Welcome to the the 50 Book Challenge, where we fly in the face of Steve Jobs.
Basically …. the challenge is to read 50 books in one year. OR … establish a goal for yourself more or less, it’s up to you, just because we say 50 books doesn’t mean that has to be your goal too.
Start a thread, WITH YOUR NAME IN THE SUBJECT OF YOUR ORIGINAL POST, and log your books. It is a very good idea to bookmark (when in your post, add it to your internet browser’s favorites) your post for easy location for future updates. Things move quickly around here.

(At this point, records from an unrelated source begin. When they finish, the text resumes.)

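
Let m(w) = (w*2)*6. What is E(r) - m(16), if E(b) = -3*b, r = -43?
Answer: -63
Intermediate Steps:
m(w) = 12*w (m(w) = (2*w)*6 = 12*w)
E(r) - m(16) = -3*(-43) - 12*16 = 129 - 1*192 = 129 - 192 = -63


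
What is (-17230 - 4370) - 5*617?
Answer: -24685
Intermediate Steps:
(-17230 - 4370) - 5*617 = -21600 - 3085 = -24685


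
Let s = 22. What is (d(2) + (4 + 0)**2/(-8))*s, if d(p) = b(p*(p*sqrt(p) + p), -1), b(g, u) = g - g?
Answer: -44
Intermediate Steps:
b(g, u) = 0
d(p) = 0
(d(2) + (4 + 0)**2/(-8))*s = (0 + (4 + 0)**2/(-8))*22 = (0 + 4**2*(-1/8))*22 = (0 + 16*(-1/8))*22 = (0 - 2)*22 = -2*22 = -44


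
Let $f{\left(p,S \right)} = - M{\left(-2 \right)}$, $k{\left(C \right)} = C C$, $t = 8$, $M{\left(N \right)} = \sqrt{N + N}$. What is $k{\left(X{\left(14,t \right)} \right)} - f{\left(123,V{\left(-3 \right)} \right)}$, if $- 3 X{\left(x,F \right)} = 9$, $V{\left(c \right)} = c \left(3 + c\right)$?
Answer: $9 + 2 i \approx 9.0 + 2.0 i$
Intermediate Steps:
$M{\left(N \right)} = \sqrt{2} \sqrt{N}$ ($M{\left(N \right)} = \sqrt{2 N} = \sqrt{2} \sqrt{N}$)
$X{\left(x,F \right)} = -3$ ($X{\left(x,F \right)} = \left(- \frac{1}{3}\right) 9 = -3$)
$k{\left(C \right)} = C^{2}$
$f{\left(p,S \right)} = - 2 i$ ($f{\left(p,S \right)} = - \sqrt{2} \sqrt{-2} = - \sqrt{2} i \sqrt{2} = - 2 i$)
$k{\left(X{\left(14,t \right)} \right)} - f{\left(123,V{\left(-3 \right)} \right)} = \left(-3\right)^{2} - - 2 i = 9 + 2 i$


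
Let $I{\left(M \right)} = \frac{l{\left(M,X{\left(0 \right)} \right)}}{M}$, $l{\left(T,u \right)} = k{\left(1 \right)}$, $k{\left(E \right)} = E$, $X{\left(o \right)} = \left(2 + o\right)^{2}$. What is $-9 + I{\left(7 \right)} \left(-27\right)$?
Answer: $- \frac{90}{7} \approx -12.857$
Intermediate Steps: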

If you haven’t been keeping track of the books you’ve read, start when you join.
Thanks for being here and have fun.
I joined the challenge on June 26, 2008, the day my son was born. I wanted to see how much I could bring myself to keep using my mind to understand adult things, through the haze of sleepless nights, emotional upheavals, and the all-consuming, 24/7 on-call job that is motherhood.
Naturally, I didn’t manage to read 50 books through this year, and most of those I did read were in fact tiny things between 60-90 pages. But that doesn’t really matter. What matters is – I kept reading. I’ve had people comment on my log thread that they hadn’t picked up reading again until the child was in preschool. Now, that’s sad.
I’m just giving myself a pat on the back before I start on this second year of challenge (and I’d be glad to see some of you over on Shelfari as well).
01. Jim Butcher – Small Favour
02. MFW Curran – The Secret War
03. Yasmine Galenorn – Witchling
04. Yasmine Galenorn – Changeling
05. Yasmine Galenorn – Darkling
06. David Gemmell – Waylander II
07. DCI Gene Hunt – The Future of Modern Policing
08. Andrew Lang – A Collection of Ballads
09. Kate Mosse – The Cave
10. Liza Palmer – Conversations With the Fat Girl
11. Adele Parks – Playing Away
12. Lynda La Plante – The Red Dahlia
13. Terry Pratchett – Sourcery
14. Terry Pratchett – Wyrd Sisters
15. Alexander Pushkin – Boris Godunov
16. John Shirley – Subterranean
17. V/A – Mystery Tales
18. V/A – Supernatural Tales
19. Adam Blade: Beast Quest: Sethir the Storm Monster
20. Terry Deary & Martin Brown – Groovy Greeks
21. Joseph Delaney – The Spook’s Tale
22. Neil Gaiman – Odd and the Frost Giants
23. Rick Riordan – Percy Jackson and the Sword of Hades
24. Andy Stanton – Mr Gum in The Hound of Lamonic Bibber
25. Mark Walden – Interception Point
26. V/A – The Compendium of Vampyres and Other Perilous Creatures
27. Pamela J. Ball – Natural Magic
28. Clarissa Pinkola Estés – Women Who Run With the Wolves
29. Danu Forest – Nature Spirits: Wyrd Lore and Wild Fey Magic
30. Liz Fraser – The Yummy Mummy’s Survival Guide
31. Annabel Karmel – The New Baby and Toddler Meal Planner
32. Amy Sophia Marashinsky – Mermaid Magic
33. Mother Mary & Archmandrite Kallistos Ware – Psalter According to the Septuagint
34. Fr. Andrew Phillips – Orthodox Christianity and the Old English Church
35. Fr. Andrew Phillips – A Practical Guide to the Worship of the Orthodox Church
36. Steven Saunders – Mind Tricks Ancient and Modern
37. Tara Ward – The Healing Handbook
38. Trinny Woodall & Susannah Constantine – The Survival Guide
39. Trinny Woodall & Susannah Constantine – Who Do You Want to Be Today?